My beloved just had time for a reviving drink in the hotel bar before walking back to the airport, leaving me to attend the team presentation without my photographer or indeed any transport! Luckily friends on one of the teams staying in the same hotel were kind enough to give me a lift. I have to say it wasn’t one of the better Tour presentations though at least it was very spectator friendly and over fairly swiftly. I was back at the hotel in time for a nightcap and very welcome early night.

Friday morning I needed a taxi to get to the Exhibition Centre to collect my accreditation, and that of a friend, and once again managed to get a lift back to the hotel with one of the DSs I know. I’d already decided that with so few team press conferences being held in the Press Centre, I’d just attend that of Trek-Segafredo, largely because its hotel wasn’t far from ours.

Nice paint job!

As usual, Alberto Contador turned up on time to a packed audience, along with John Degenkolb who was rather surplus to requirements. The questions were all for Alberto though someone eventually felt sorry for Degs and posed a quick question. I took the opportunity to have a chat with Haimar Zubeldia, the oldest most experienced rider in the race who was called off the substitute’s bench at the last moment. Back at the hotel, I had tea in the hotel lounge surrounded by the Astana team. I have to say Fabio Aru was looking as chilled as Alberto and, after his performance in the Italian national championships, it would be worth considering him for your fantasy tour team.

Waiting for my beloved to return from Bradford, I watched the MotoGP practice from Sachsen Ring followed by the semi-finals from Eastbourne where Djokovic looked to be peaking at just the right time for Wimbledon.

Finally, sport-sated, I decided to wait for my beloved in the same restaurant where we had a drink the previous evening. The hotel has four restaurants so we’re spoilt for choice however we favoured the more casual one serving German specialities. That evening I was taunted by the delicious smells wafting from the meals of the couple on the next table who were tucking into truly magnificent Wiener Schnitzels, quite my favourite German/Austrian meal. While on my other side, the table was enjoying another of my favourites – cold, rare roast beef with saute potatoes and remoulade sauce. My mixed salad really didn’t cut it in the olfactory stakes. I was tempted to cut and run. This doesn’t bode well for our trip to Austria over Christmas. Fortunately my beloved arrived to distract me.

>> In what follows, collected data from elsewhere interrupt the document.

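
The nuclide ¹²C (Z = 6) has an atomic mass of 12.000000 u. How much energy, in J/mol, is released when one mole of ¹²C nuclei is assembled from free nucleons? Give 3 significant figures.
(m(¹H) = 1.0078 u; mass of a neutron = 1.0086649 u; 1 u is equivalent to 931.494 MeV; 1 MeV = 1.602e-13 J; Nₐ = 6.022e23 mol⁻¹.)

Z = 6, so N = A − Z = 12 − 6 = 6.
Σm = 6·m(¹H) + 6·m_n = 6.0468 + 6.0519894 = 12.0987894 u
Mass defect Δm = 12.0987894 − 12.000000 = 0.0987894 u
E_B = 0.0987894 × 931.494 = 92.0217 MeV
Per nucleus in joules: 92.0217 MeV × 1.602e-13 J/MeV = 1.4742e-11 J
Per mole: 1.4742e-11 J × 6.022e23 mol⁻¹ = 8.8776e+12 J/mol

8.88e+12 J/mol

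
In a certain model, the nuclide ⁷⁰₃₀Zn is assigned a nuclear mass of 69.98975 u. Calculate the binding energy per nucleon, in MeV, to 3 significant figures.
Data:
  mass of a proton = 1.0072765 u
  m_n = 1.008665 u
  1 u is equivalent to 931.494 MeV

7.65 MeV/nucleon

Z = 30, so N = A − Z = 70 − 30 = 40.
Mass of separated nucleons = 30(1.0072765) + 40(1.008665) = 30.2182950 + 40.346600 = 70.5648950 u
Δm = 70.5648950 − 69.98975 = 0.5751450 u
E_B = 0.5751450 × 931.494 = 535.744 MeV
BE/A = 535.744 MeV / 70 = 7.653 MeV/nucleon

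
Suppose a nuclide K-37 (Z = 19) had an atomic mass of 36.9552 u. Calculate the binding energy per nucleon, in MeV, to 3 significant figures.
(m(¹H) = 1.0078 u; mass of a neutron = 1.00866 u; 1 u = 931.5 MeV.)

With 19 protons and 18 neutrons (A = 37):
Σm = 19·m(¹H) + 18·m_n = 19.1482 + 18.15588 = 37.30408 u
The mass defect is 37.30408 − 36.9552 = 0.34888 u.
Binding energy = Δm·c² = 0.34888 × 931.5 MeV/u = 324.982 MeV
Per nucleon: 324.982 / 37 = 8.783 MeV

8.78 MeV/nucleon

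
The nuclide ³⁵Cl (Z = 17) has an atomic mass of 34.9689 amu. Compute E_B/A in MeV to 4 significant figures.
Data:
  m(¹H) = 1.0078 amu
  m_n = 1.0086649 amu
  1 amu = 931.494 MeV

8.508 MeV/nucleon

Z = 17, so N = A − Z = 35 − 17 = 18.
Total constituent mass: 17 × 1.0078 + 18 × 1.0086649 = 35.2885682 amu
The mass defect is 35.2885682 − 34.9689 = 0.3196682 amu.
Converting to energy: 0.3196682 amu × 931.494 MeV/amu = 297.769 MeV
BE/A = 297.769 MeV / 35 = 8.508 MeV/nucleon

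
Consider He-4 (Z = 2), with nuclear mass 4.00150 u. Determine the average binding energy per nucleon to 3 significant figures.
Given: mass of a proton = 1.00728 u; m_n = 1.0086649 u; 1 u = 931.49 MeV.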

Mayor of Duesseldorf and ASO
One of many state buildings

The first stage’s time-trial started and finished at the Congress Centre but we decided it would be much more fun to watch the riders in the Old Town. Despite the weather, crowds were out in force, many taking the opportunity to watch cycling for the first time. We donned our wet weather gear, found ourselves a good spot on the parcours which was near a large screen, close to facilities and great refreshment possibilities. I love watching time-trials because you can see each rider individually though we were constantly holding our breaths as the riders slid around the course trying to avoid pools of water and thick white lines. After an exhausting afternoon, watching a thrilling time-trial event in a superb atmosphere, we returned to the hotel and dinner, followed by an early night. Watching bike racing is often almost as exhausting as taking part!

Park overlooking the Rhine

Sunday dawned grey and overcast but thankfully dry as we headed to the start of stage two alongside the Rhine. After a quick breakfast in the Village du Depart, where I once again bemoaned the loss of the fresh fruit stand, it started to rain. We took shelter in the Tissot stand where we picked up a couple of great caps and a water bottle. Replete we headed to the bus paddocks. I regard the Tour as a great opportunity to say hi to those riders and staff that I know and make arrangements to catch up with them at subsequent, less pressured races. Plus a number of ex-riders we know now work either for ASO or major sponsors of the Tour. I try not to get in the way of the hoards of journalists who earn their livings writing about the Tour.

Bleu, blanc, rouge – German-French entente cordiale
One of the many Museums

Having done the rounds, we strode quickly back to the car and headed to Maastricht where we’d be staying for the next two nights. It’s one of my favourite places in Holland and the venue for the start of Amstel Gold. We were staying in a hotel with a waterside view over to the Old Town which is a pleasant melange of building styles on cobbled streets. Sadly, due to the weather, my photos of Düsseldorf don’t do it justice nor did the week-end’s television coverage. However, it’s well worth a visit which can easily be combined with a trip to nearby Cologne.